= Fiorenza Donato =

Italian astroparticle physicist

Fiorenza Donato is an Italian theoretical astroparticle physicist whose research involves the study of cosmic rays and their use in understanding the nature of dark matter, the possible products of particle collisions involving dark matter, the creation and behavior of antimatter among high-energy cosmic particles, and gamma-ray astronomy.
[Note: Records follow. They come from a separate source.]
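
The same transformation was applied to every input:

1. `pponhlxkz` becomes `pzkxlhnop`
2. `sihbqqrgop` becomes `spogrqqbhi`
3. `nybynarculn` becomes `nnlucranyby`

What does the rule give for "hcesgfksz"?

hzskfgsec

The transformation: move the first character to the end, then reverse the string.
Starting from "hcesgfksz": after the first operation, "cesgfkszh"; after the second, "hzskfgsec".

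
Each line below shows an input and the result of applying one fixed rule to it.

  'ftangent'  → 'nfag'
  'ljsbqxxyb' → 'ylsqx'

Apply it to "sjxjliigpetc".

tsxlip

In each case the input is transformed by: move the last 2 characters to the front (rotate right by 2), then keep every other character starting from the first (positions 1st, 3rd, 5th, ...).
For "sjxjliigpetc" the result is "tsxlip".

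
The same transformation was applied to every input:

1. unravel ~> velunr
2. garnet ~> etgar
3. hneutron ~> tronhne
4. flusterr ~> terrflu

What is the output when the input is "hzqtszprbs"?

Looking at the pairs, the operation is to move the first 3 characters to the end (rotate left by 3), then delete the first character.
Starting from "hzqtszprbs": after the first operation, "tszprbshzq"; after the second, "szprbshzq".

szprbshzq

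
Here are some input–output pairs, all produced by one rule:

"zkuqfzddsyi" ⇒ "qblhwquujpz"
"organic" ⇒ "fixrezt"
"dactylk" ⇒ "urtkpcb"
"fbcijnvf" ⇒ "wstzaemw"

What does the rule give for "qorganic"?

hfixrezt

The pattern: shift every letter 9 places backward in the alphabet (wrapping around).
"qorganic" → "hfixrezt".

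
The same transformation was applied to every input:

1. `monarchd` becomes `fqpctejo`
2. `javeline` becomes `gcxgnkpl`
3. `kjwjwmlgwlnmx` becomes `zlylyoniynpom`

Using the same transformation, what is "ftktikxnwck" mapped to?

In each case the input is transformed by: swap the first and last characters, then shift every letter 2 places forward in the alphabet (wrapping around).
Starting from "ftktikxnwck": after the first operation, "ktktikxnwcf"; after the second, "mvmvkmzpyeh".

mvmvkmzpyeh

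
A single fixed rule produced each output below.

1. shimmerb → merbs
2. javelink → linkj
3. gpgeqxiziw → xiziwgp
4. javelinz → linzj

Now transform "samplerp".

The transformation: swap the front and back halves of the string, then delete the last 3 characters.
"samplerp" → "lerps".

lerps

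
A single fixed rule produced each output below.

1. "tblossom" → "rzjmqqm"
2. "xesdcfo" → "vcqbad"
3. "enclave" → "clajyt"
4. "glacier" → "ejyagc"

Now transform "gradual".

What's happening: shift every letter 2 places backward in the alphabet (wrapping around), then delete the last character.
On "gradual": the first step gives "epybsyj", and the second then gives "epybsy".

epybsy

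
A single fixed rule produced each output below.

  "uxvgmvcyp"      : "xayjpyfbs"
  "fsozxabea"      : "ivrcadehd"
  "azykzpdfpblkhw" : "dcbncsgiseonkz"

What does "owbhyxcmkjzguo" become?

What's happening: shift every letter 3 places forward in the alphabet (wrapping around).
On "owbhyxcmkjzguo" that produces "rzekbafpnmcjxr".

rzekbafpnmcjxr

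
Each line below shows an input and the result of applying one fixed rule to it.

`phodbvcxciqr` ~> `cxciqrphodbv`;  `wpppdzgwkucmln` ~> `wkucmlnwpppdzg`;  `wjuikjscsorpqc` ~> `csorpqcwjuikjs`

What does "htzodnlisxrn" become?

In each case the input is transformed by: swap the front and back halves of the string.
Doing the same to "htzodnlisxrn": "lisxrnhtzodn".

lisxrnhtzodn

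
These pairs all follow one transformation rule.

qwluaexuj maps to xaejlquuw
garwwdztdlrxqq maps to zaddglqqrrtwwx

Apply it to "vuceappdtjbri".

The transformation: sort the characters into alphabetical order, then move the last character to the front.
For "vuceappdtjbri", step one produces "abcdeijpprtuv"; step two turns that into "vabcdeijpprtu".

vabcdeijpprtu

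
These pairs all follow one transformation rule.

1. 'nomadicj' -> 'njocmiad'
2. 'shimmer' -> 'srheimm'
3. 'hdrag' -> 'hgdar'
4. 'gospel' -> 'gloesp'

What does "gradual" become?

glraaud

In each case the input is transformed by: take characters alternately from the front and the back (1st, last, 2nd, 2nd-last, ...).
Applying that to "gradual" gives "glraaud".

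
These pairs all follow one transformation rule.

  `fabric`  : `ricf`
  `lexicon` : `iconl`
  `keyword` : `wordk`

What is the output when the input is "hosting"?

tingh

Looking at the pairs, the operation is to move the first character to the end, then delete the first 2 characters.
On "hosting" that produces "tingh".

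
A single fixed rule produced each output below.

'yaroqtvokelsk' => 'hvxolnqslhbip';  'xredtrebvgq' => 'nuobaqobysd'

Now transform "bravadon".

Rule — shift every letter 3 places backward in the alphabet (wrapping around), then move the last character to the front.
Working it through for "bravadon": intermediate "yoxsxalk", final "kyoxsxal".
(Check on "yaroqtvokelsk": → "vxolnqslhbiph" → "hvxolnqslhbip" ✓)

kyoxsxal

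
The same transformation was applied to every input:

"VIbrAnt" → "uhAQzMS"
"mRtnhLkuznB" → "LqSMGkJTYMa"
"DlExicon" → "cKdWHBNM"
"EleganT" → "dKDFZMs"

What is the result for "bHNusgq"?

What's happening: flip the case of every letter, then shift every letter 1 place backward in the alphabet (wrapping around).
So "bHNusgq" becomes "AgmTRFP".

AgmTRFP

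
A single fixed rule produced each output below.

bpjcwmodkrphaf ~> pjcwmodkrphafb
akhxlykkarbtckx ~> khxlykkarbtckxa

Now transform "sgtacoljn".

The transformation: move the first character to the end.
On "sgtacoljn" that produces "gtacoljns".

gtacoljns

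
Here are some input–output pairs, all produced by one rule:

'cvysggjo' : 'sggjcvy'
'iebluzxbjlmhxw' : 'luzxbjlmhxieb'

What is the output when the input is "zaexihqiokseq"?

The transformation: delete the last character, then move the first 3 characters to the end (rotate left by 3).
For "zaexihqiokseq", step one produces "zaexihqiokse"; step two turns that into "xihqioksezae".

xihqioksezae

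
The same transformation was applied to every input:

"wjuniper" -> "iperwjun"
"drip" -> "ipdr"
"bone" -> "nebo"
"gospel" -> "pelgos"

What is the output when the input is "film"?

Looking at the pairs, the operation is to swap the front and back halves of the string.
For "film" the result is "lmfi".

lmfi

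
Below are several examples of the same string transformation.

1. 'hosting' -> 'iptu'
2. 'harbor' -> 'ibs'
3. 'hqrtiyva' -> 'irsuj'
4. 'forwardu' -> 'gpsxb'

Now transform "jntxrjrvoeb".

kouysksw

Rule — delete the last 3 characters, then shift every letter 1 place forward in the alphabet (wrapping around).
Starting from "jntxrjrvoeb": after the first operation, "jntxrjrv"; after the second, "kouysksw".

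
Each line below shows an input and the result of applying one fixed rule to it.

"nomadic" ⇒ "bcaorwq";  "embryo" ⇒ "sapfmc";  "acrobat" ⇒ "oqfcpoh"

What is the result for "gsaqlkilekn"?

ugoezywzsyb

The transformation: shift every letter 12 places backward in the alphabet (wrapping around).
Applying that to "gsaqlkilekn" gives "ugoezywzsyb".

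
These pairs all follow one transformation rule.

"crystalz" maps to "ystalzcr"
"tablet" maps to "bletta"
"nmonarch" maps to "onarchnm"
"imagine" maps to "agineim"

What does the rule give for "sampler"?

mplersa

The transformation: move the first 2 characters to the end (rotate left by 2).
So "sampler" becomes "mplersa".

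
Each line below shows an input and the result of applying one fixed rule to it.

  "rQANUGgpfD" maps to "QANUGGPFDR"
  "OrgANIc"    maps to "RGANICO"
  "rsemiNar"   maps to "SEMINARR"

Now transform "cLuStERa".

LUSTERAC

Looking at the pairs, the operation is to move the first character to the end, then convert every letter to uppercase.
Doing the same to "cLuStERa": "LUSTERAC".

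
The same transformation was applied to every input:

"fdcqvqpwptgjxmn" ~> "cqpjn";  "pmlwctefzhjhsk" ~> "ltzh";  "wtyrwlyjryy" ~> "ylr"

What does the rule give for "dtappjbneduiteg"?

ajeig

Rule — keep one character in every 3, starting at position 3 (positions 3rd, 6th, 9th, ...).
Doing the same to "dtappjbneduiteg": "ajeig".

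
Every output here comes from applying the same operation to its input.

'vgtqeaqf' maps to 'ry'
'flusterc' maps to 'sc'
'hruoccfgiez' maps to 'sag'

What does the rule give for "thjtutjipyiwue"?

hrnu

Rule — shift every letter 2 places backward in the alphabet (wrapping around), then keep one character in every 3, starting at position 3 (positions 3rd, 6th, 9th, ...).
"thjtutjipyiwue" → "rfhrsrhgnwgusc" → "hrnu".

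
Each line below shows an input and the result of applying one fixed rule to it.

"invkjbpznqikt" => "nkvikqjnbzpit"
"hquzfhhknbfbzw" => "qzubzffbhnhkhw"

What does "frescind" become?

rneiscfd

What's happening: take characters alternately from the front and the back (1st, last, 2nd, 2nd-last, ...), then move the first 2 characters to the end (rotate left by 2).
Starting from "frescind": after the first operation, "fdrneisc"; after the second, "rneiscfd".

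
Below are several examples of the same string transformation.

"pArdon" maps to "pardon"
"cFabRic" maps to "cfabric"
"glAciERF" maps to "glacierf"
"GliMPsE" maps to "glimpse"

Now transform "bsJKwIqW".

bsjkwiqw

Rule — convert every letter to lowercase.
Applying that to "bsJKwIqW" gives "bsjkwiqw".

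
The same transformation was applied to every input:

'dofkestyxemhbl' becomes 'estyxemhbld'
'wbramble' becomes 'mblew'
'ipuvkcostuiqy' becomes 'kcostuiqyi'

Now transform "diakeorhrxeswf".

eorhrxeswfd

In each case the input is transformed by: move the first character to the end, then delete the first 3 characters.
For "diakeorhrxeswf", step one produces "iakeorhrxeswfd"; step two turns that into "eorhrxeswfd".
(Check on "dofkestyxemhbl": → "ofkestyxemhbld" → "estyxemhbld" ✓)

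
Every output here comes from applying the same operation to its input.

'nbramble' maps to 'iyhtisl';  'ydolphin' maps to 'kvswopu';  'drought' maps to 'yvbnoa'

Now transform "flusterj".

sbzalyq

Looking at the pairs, the operation is to delete the first character, then shift every letter 7 places forward in the alphabet (wrapping around).
On "flusterj": the first step gives "lusterj", and the second then gives "sbzalyq".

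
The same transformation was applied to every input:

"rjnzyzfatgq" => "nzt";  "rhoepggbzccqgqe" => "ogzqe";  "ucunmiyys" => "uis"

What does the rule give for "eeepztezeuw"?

In each case the input is transformed by: keep one character in every 3, starting at position 3 (positions 3rd, 6th, 9th, ...).
On "eeepztezeuw" that produces "ete".

ete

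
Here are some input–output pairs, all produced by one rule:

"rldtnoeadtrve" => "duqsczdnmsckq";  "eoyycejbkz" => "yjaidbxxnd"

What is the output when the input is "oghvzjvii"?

hhuiyugfn

The rule is to reverse the string, then shift every letter 1 place backward in the alphabet (wrapping around).
On "oghvzjvii": the first step gives "iivjzvhgo", and the second then gives "hhuiyugfn".
(Check on "rldtnoeadtrve": → "evrtdaeontdlr" → "duqsczdnmsckq" ✓)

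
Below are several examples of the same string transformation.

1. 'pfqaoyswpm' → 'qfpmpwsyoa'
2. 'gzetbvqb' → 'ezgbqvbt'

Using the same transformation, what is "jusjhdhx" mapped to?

Looking at the pairs, the operation is to reverse the string, then move the last 3 characters to the front (rotate right by 3).
On "jusjhdhx": the first step gives "xhdhjsuj", and the second then gives "sujxhdhj".

sujxhdhj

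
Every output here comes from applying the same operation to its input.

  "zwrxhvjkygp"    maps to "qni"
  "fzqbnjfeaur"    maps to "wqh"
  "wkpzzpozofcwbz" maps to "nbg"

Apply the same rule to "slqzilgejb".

jch

Each output is the input with this applied: shift every letter 9 places backward in the alphabet (wrapping around), then keep only the first 3 characters.
Starting from "slqzilgejb": after the first operation, "jchqzcxvas"; after the second, "jch".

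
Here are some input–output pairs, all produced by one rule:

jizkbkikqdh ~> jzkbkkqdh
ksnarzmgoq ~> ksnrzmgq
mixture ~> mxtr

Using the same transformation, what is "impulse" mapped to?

Rule — remove every vowel.
Applying that to "impulse" gives "mpls".

mpls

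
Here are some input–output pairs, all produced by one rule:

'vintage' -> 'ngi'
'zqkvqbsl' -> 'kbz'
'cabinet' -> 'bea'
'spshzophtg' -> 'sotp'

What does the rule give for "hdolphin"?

ohh

In each case the input is transformed by: move the first 2 characters to the end (rotate left by 2), then keep one character in every 3, starting at position 1 (positions 1st, 4th, 7th, ...).
"hdolphin" → "olphinhd" → "ohh".
(Check on "zqkvqbsl": → "kvqbslzq" → "kbz" ✓)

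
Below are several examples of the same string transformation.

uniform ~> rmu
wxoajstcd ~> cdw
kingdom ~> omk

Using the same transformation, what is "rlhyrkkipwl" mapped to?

Rule — move the last 2 characters to the front (rotate right by 2), then keep only the first 3 characters.
"rlhyrkkipwl" → "wlrlhyrkkip" → "wlr".

wlr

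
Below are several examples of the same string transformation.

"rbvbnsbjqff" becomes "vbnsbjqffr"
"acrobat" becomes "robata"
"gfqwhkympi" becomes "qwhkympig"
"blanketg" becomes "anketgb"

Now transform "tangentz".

What's happening: move the first character to the end, then delete the first character.
Doing the same to "tangentz": "ngentzt".

ngentzt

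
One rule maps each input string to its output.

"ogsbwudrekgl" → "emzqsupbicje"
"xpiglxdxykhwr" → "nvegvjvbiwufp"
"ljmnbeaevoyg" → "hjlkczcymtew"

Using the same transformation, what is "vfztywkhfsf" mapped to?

The pattern: shift every letter 2 places backward in the alphabet (wrapping around), then swap each adjacent pair of characters (1↔2, 3↔4, ...).
Starting from "vfztywkhfsf": after the first operation, "tdxrwuifdqd"; after the second, "dtrxuwfiqdd".

dtrxuwfiqdd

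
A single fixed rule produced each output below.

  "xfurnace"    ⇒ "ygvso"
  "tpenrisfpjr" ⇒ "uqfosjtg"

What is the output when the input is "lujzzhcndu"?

mvkaaid

The transformation: delete the last 3 characters, then shift every letter 1 place forward in the alphabet (wrapping around).
For "lujzzhcndu" the result is "mvkaaid".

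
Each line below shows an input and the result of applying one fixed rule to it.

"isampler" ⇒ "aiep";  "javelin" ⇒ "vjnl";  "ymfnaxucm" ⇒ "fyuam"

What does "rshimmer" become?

Rule — keep every other character starting from the first (positions 1st, 3rd, 5th, ...), then swap each adjacent pair of characters (1↔2, 3↔4, ...).
Working it through for "rshimmer": intermediate "rhme", final "hrem".
(Check on "isampler": → "iape" → "aiep" ✓)

hrem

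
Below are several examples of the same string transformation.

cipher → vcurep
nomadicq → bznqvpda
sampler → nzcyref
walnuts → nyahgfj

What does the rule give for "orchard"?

Rule — shift every letter 13 places forward in the alphabet (wrapping around) — i.e. ROT13, then move the first character to the end.
Applying that to "orchard" gives "epuneqb".

epuneqb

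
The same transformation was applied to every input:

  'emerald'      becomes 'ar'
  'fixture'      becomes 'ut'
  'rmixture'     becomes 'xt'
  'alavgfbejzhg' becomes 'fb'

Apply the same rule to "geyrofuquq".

of

Rule — take characters alternately from the front and the back (1st, last, 2nd, 2nd-last, ...), then keep only the last 2 characters.
On "geyrofuquq": the first step gives "gqeuyqruof", and the second then gives "of".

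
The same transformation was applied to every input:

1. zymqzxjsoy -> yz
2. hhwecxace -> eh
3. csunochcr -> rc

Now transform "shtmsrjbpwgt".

ts

The pattern: move the last character to the front, then keep only the first 2 characters.
"shtmsrjbpwgt" → "tshtmsrjbpwg" → "ts".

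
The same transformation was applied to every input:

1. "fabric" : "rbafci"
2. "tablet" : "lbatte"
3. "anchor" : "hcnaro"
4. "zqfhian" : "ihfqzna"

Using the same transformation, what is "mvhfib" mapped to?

fhvmbi

In each case the input is transformed by: reverse the string, then move the first 2 characters to the end (rotate left by 2).
For "mvhfib", step one produces "bifhvm"; step two turns that into "fhvmbi".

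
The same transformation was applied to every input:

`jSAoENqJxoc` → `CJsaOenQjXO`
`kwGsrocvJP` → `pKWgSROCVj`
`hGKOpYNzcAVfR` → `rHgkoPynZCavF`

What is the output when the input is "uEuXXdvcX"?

xUeUxxDVC

Rule — flip the case of every letter, then move the last character to the front.
So "uEuXXdvcX" becomes "xUeUxxDVC".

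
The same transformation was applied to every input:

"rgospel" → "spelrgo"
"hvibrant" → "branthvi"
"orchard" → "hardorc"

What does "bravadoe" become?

What's happening: move the first 3 characters to the end (rotate left by 3).
"bravadoe" → "vadoebra".

vadoebra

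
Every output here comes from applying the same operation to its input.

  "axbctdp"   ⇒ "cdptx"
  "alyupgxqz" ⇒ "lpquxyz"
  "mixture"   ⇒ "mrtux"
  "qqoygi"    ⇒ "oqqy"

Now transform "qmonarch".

hmnoqr

What's happening: sort the characters into alphabetical order, then delete the first 2 characters.
Starting from "qmonarch": after the first operation, "achmnoqr"; after the second, "hmnoqr".
(Check on "mixture": → "eimrtux" → "mrtux" ✓)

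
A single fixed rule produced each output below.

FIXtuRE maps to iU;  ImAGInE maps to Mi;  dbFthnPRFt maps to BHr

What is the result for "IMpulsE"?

What's happening: keep one character in every 3, starting at position 2 (positions 2nd, 5th, 8th, ...), then flip the case of every letter.
Applying both steps to "IMpulsE": "Ml", then "mL".

mL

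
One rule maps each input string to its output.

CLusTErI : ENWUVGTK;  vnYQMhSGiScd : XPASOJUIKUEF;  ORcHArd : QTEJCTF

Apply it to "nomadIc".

The rule is to shift every letter 2 places forward in the alphabet (wrapping around), then convert every letter to uppercase.
So "nomadIc" becomes "PQOCFKE".

PQOCFKE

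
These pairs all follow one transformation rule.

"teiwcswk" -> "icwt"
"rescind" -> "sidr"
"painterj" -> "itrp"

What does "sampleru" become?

Rule — keep every other character starting from the first (positions 1st, 3rd, 5th, ...), then move the first character to the end.
On "sampleru": the first step gives "smlr", and the second then gives "mlrs".

mlrs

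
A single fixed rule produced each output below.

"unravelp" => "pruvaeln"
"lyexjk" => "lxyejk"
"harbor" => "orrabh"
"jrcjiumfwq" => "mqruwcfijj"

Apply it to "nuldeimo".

mnoudeil

Each output is the input with this applied: sort the characters into alphabetical order, then swap the front and back halves of the string.
For "nuldeimo", step one produces "deilmnou"; step two turns that into "mnoudeil".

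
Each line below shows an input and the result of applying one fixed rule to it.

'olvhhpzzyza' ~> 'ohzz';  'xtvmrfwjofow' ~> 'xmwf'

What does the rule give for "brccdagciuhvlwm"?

Each output is the input with this applied: keep one character in every 3, starting at position 1 (positions 1st, 4th, 7th, ...).
Applying that to "brccdagciuhvlwm" gives "bcgul".

bcgul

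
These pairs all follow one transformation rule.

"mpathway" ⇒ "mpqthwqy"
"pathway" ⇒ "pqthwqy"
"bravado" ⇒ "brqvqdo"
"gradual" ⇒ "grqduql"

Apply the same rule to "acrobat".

qcrobqt

Looking at the pairs, the operation is to replace every "a" with "q".
On "acrobat" that produces "qcrobqt".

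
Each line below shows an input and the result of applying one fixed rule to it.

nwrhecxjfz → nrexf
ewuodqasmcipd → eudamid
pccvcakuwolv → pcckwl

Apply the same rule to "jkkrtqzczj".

jktzz

Rule — keep every other character starting from the first (positions 1st, 3rd, 5th, ...).
Doing the same to "jkkrtqzczj": "jktzz".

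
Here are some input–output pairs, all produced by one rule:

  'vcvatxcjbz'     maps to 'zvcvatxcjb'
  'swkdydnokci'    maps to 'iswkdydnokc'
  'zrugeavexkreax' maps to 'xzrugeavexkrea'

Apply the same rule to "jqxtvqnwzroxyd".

The rule is to move the last character to the front.
On "jqxtvqnwzroxyd" that produces "djqxtvqnwzroxy".

djqxtvqnwzroxy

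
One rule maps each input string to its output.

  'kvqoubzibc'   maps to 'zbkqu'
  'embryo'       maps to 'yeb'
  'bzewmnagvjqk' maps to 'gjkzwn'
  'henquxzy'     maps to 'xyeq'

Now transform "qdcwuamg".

agdw

What's happening: swap the front and back halves of the string, then keep every other character starting from the second (positions 2nd, 4th, 6th, ...).
Starting from "qdcwuamg": after the first operation, "uamgqdcw"; after the second, "agdw".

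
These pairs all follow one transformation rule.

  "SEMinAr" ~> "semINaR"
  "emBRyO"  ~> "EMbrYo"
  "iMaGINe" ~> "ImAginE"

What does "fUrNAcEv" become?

FuRnaCeV

The transformation: flip the case of every letter.
For "fUrNAcEv" the result is "FuRnaCeV".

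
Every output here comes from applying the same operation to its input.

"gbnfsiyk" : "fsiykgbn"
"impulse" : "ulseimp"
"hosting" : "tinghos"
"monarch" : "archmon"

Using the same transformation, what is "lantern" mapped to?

ternlan

The rule is to move the first 3 characters to the end (rotate left by 3).
For "lantern" the result is "ternlan".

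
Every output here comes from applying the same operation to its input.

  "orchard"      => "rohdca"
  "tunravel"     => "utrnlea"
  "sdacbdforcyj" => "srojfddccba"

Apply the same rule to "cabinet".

The transformation: sort the characters into reverse alphabetical order, then delete the first character.
Starting from "cabinet": after the first operation, "tniecba"; after the second, "niecba".

niecba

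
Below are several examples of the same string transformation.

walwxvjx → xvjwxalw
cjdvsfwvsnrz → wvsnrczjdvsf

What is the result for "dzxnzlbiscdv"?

The transformation: swap the first and last characters, then swap the front and back halves of the string.
Starting from "dzxnzlbiscdv": after the first operation, "vzxnzlbiscdd"; after the second, "biscddvzxnzl".

biscddvzxnzl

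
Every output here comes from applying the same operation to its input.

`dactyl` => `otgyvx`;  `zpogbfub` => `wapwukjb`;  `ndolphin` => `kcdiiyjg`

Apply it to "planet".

In each case the input is transformed by: swap the front and back halves of the string, then shift every letter 5 places backward in the alphabet (wrapping around).
On "planet": the first step gives "netpla", and the second then gives "izokgv".

izokgv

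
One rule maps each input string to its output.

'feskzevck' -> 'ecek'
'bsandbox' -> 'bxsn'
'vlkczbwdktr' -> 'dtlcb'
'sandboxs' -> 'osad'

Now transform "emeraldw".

lwmr

The transformation: keep every other character starting from the second (positions 2nd, 4th, 6th, ...), then move the last 2 characters to the front (rotate right by 2).
Starting from "emeraldw": after the first operation, "mrlw"; after the second, "lwmr".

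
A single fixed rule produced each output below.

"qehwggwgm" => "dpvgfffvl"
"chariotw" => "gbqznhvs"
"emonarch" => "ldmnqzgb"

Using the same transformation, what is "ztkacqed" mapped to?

The pattern: swap each adjacent pair of characters (1↔2, 3↔4, ...), then shift every letter 1 place backward in the alphabet (wrapping around).
Working it through for "ztkacqed": intermediate "tzakqcde", final "syzjpbcd".

syzjpbcd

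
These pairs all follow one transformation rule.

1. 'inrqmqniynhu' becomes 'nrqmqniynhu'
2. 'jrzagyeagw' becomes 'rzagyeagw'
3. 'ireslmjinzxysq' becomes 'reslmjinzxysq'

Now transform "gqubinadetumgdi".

In each case the input is transformed by: delete the first character.
So "gqubinadetumgdi" becomes "qubinadetumgdi".

qubinadetumgdi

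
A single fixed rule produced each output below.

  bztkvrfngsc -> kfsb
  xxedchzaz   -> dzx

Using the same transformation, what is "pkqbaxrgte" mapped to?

brep

Looking at the pairs, the operation is to keep one character in every 3, starting at position 1 (positions 1st, 4th, 7th, ...), then move the first character to the end.
"pkqbaxrgte" → "pbre" → "brep".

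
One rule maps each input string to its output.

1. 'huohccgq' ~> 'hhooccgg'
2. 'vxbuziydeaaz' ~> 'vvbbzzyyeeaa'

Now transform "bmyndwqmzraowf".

bbyyddqqzzaaww

What's happening: keep every other character starting from the first (positions 1st, 3rd, 5th, ...), then double every character.
On "bmyndwqmzraowf" that produces "bbyyddqqzzaaww".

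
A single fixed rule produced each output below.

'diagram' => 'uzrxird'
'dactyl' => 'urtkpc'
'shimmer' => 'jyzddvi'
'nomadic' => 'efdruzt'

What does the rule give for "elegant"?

vcvxrek

The pattern: shift every letter 9 places backward in the alphabet (wrapping around).
Doing the same to "elegant": "vcvxrek".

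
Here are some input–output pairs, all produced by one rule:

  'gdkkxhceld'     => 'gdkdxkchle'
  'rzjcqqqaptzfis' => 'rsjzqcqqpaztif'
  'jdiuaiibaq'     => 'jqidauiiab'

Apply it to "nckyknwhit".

ntkckywnih

Each output is the input with this applied: move the last character to the front, then swap each adjacent pair of characters (1↔2, 3↔4, ...).
Starting from "nckyknwhit": after the first operation, "tnckyknwhi"; after the second, "ntkckywnih".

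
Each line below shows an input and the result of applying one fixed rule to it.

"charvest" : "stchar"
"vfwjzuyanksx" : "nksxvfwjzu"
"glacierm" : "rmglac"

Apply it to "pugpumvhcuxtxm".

The rule is to swap the front and back halves of the string, then delete the first 2 characters.
"pugpumvhcuxtxm" → "hcuxtxmpugpumv" → "uxtxmpugpumv".

uxtxmpugpumv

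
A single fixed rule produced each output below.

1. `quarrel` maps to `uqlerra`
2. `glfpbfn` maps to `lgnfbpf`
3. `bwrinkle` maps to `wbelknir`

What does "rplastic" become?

What's happening: move the first 2 characters to the end (rotate left by 2), then reverse the string.
For "rplastic", step one produces "lasticrp"; step two turns that into "prcitsal".

prcitsal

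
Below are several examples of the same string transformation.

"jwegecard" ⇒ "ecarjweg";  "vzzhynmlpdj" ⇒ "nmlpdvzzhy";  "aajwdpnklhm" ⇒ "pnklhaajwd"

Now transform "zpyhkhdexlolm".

What's happening: delete the last character, then swap the front and back halves of the string.
Applying both steps to "zpyhkhdexlolm": "zpyhkhdexlol", then "dexlolzpyhkh".

dexlolzpyhkh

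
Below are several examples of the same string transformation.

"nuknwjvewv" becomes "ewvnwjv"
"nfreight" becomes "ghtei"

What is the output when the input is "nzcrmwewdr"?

In each case the input is transformed by: delete the first 3 characters, then move the last 3 characters to the front (rotate right by 3).
On "nzcrmwewdr": the first step gives "rmwewdr", and the second then gives "wdrrmwe".
(Check on "nfreight": → "eight" → "ghtei" ✓)

wdrrmwe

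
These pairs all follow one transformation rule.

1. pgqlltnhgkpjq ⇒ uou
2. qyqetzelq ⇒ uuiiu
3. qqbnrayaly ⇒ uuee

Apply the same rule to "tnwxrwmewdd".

The pattern: shift every letter 4 places forward in the alphabet (wrapping around), then keep only the vowels.
On "tnwxrwmewdd": the first step gives "xrabvaqiahh", and the second then gives "aaia".

aaia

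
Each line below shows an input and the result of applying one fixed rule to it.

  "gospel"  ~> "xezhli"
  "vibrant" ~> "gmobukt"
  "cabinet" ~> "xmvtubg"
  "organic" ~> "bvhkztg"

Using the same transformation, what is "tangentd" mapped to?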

She is a full professor of theoretical physics at the University of Turin.

==Education and career==
Donato graduated magna cum laude from the University of Turin in 1995, and continued at the university for a Ph.D. in physics, completed in 1998. She earned a French habilitation in 2002, and an Italian professorial habilitation in 2013.

She was a postdoctoral researcher at the Laboratoire d'Annecy-le-Vieux de physique des particules from 1998 to 2001, at the University of Turin from 2002 to 2004, and as an Alexander von Humboldt Fellow at the Max Planck Institute for Physics from 2004 to 2005.

She continued as a researcher at the University of Turin, becoming an associate professor there in 2015 and full professor in 2021.

==Recognition==
Donato was elected as a Fellow of the American Physical Society (APS) in 2015, after a nomination from the APS Division of Astrophysics, "for extensive ground breaking contributions in astro particle physics and indirect dark matter searches". She became a corresponding member of the Accademia delle Scienze di Torino in 2021.